First published in Household Words, Christmas Edition, 1855 and republished in Christmas Stories, Chapman & Hall, 1894 and available to read here

‘The Tower’ by Marghanita Laski

I’m not generally a lover of the show-off’s ending, but I love a good ghost story. ‘The Tower’ is better than good. For me, only Elizabeth Jane Howard’s eerie canal-based tale, ‘Three Miles Up’ comes close to matching its claustrophobic power. Laski was a fine novelist, a popular broadcaster and a scholar who specialised in ecstatic religious experience. All three feed into this story of a married woman, alone in her car for the first time, pulling off the road in Tuscany in order to climb an abandoned tower that has caught her attention in the guide book her husband “was always urging on her”. I first read the story as a child in an exemplary Puffin anthology called Authors’ Choice (published in 1973) where it was introduced by Alan Garner. His final comment tells you all you need to know: “As soon as Caroline reaches the tower, the author turns relentless, and the result is, simply, the most terrifying story I know.”

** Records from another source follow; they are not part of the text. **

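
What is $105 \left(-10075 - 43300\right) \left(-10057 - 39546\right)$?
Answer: $277993813125$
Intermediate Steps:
$105 \left(-10075 - 43300\right) \left(-10057 - 39546\right) = 105 \left(\left(-53375\right) \left(-49603\right)\right) = 105 \cdot 2647560125 = 277993813125$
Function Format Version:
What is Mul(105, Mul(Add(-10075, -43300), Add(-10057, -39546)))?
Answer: 277993813125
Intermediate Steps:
Mul(105, Mul(Add(-10075, -43300), Add(-10057, -39546))) = Mul(105, Mul(-53375, -49603)) = Mul(105, 2647560125) = 277993813125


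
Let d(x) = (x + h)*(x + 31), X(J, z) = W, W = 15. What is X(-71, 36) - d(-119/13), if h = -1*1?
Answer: 40023/169 ≈ 236.82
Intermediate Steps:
X(J, z) = 15
h = -1
d(x) = (-1 + x)*(31 + x) (d(x) = (x - 1)*(x + 31) = (-1 + x)*(31 + x))
X(-71, 36) - d(-119/13) = 15 - (-31 + (-119/13)² + 30*(-119/13)) = 15 - (-31 + 14161/169 - 3570/13) = 15 - 1*(-37488/169) = 15 + 37488/169 = 40023/169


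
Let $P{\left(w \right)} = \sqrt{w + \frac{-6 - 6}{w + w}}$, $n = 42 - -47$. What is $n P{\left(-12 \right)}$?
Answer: $\frac{89 i \sqrt{46}}{2} \approx 301.81 i$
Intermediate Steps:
$n = 89$ ($n = 42 + 47 = 89$)
$P{\left(w \right)} = \sqrt{w - \frac{6}{w}}$ ($P{\left(w \right)} = \sqrt{w - \frac{12}{2 w}} = \sqrt{w - 12 \frac{1}{2 w}} = \sqrt{w - \frac{6}{w}}$)
$n P{\left(-12 \right)} = 89 \sqrt{-12 - \frac{6}{-12}} = 89 \sqrt{-12 - - \frac{1}{2}} = 89 \sqrt{-12 + \frac{1}{2}} = 89 \sqrt{- \frac{23}{2}} = 89 \frac{i \sqrt{46}}{2} = \frac{89 i \sqrt{46}}{2}$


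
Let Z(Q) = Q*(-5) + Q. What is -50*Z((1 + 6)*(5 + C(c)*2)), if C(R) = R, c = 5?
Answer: 21000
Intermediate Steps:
Z(Q) = -4*Q (Z(Q) = -5*Q + Q = -4*Q)
-50*Z((1 + 6)*(5 + C(c)*2)) = -(-200)*(1 + 6)*(5 + 5*2) = -(-200)*7*(5 + 10) = -(-200)*7*15 = -(-200)*105 = -50*(-420) = 21000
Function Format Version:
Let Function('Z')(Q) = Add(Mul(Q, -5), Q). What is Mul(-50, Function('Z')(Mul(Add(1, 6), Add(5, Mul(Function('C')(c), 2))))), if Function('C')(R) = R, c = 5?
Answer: 21000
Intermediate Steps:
Function('Z')(Q) = Mul(-4, Q) (Function('Z')(Q) = Add(Mul(-5, Q), Q) = Mul(-4, Q))
Mul(-50, Function('Z')(Mul(Add(1, 6), Add(5, Mul(Function('C')(c), 2))))) = Mul(-50, Mul(-4, Mul(Add(1, 6), Add(5, Mul(5, 2))))) = Mul(-50, Mul(-4, Mul(7, Add(5, 10)))) = Mul(-50, Mul(-4, Mul(7, 15))) = Mul(-50, Mul(-4, 105)) = Mul(-50, -420) = 21000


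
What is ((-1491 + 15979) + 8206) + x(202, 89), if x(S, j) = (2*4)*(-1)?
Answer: 22686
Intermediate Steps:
x(S, j) = -8 (x(S, j) = 8*(-1) = -8)
((-1491 + 15979) + 8206) + x(202, 89) = ((-1491 + 15979) + 8206) - 8 = (14488 + 8206) - 8 = 22694 - 8 = 22686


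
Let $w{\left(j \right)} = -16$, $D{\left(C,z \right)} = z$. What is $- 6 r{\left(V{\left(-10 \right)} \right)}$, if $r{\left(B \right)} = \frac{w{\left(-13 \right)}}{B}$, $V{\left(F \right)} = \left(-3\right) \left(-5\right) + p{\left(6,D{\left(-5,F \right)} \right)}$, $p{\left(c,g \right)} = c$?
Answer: $\frac{32}{7} \approx 4.5714$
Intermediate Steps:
$V{\left(F \right)} = 21$ ($V{\left(F \right)} = \left(-3\right) \left(-5\right) + 6 = 15 + 6 = 21$)
$r{\left(B \right)} = - \frac{16}{B}$
$- 6 r{\left(V{\left(-10 \right)} \right)} = - 6 \left(- \frac{16}{21}\right) = - 6 \left(\left(-16\right) \frac{1}{21}\right) = \left(-6\right) \left(- \frac{16}{21}\right) = \frac{32}{7}$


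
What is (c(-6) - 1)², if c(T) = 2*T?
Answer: 169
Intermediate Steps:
(c(-6) - 1)² = (2*(-6) - 1)² = (-12 - 1)² = (-13)² = 169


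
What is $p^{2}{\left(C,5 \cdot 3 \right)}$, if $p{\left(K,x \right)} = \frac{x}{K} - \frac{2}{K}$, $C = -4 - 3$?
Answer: $\frac{169}{49} \approx 3.449$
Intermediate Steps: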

First published in Cynthia Asquith’s Third Ghost Book, 1955, reprinted in Authors’ Choice, Hamish Hamilton, 1970, and available to read here

‘The Sylvan Life’ by Jonathan Meades

The accumulation of telling detail that I so loved in ‘The Holly Tree’ is put to rather different use here. This is from Jonathan Meades first collection, Filthy English (1984), published when he was Features Editor at Tatler and before he’d established his television persona combining deadpan delivery of astonishing articulacy, backed up by the minatory combination of sunglasses and a dark suit. His air of menace, the curiosity bordering on voyeurism and the startling precision of language are all present in this phantasmagoric story of the rural working class in the New Forest in the 1950s. The open scene of a chicken being killed by the feral child Wendy sets the scene. Her grotesque brothers set up a livestock rustling business. Her father “his flat cap dark with hair cream” collects pigswill or “scrape”. The family terrorise a delusional lower middle-class couple who take over the local shop. Somehow this squalid brew of incest, violence and hallucinogenic mushrooms is transformed by Meades’ language something approaching the sublime. I first read it as a student, and knew I’d found the writer who understood my England: the terrifying, dirty, intoxicating one beyond the reach of Ordnance Survey tourist maps and brown heritage signs. I’ve published Jonathan for over twenty years now. It all started here, with a dead chicken and room full of meat flies.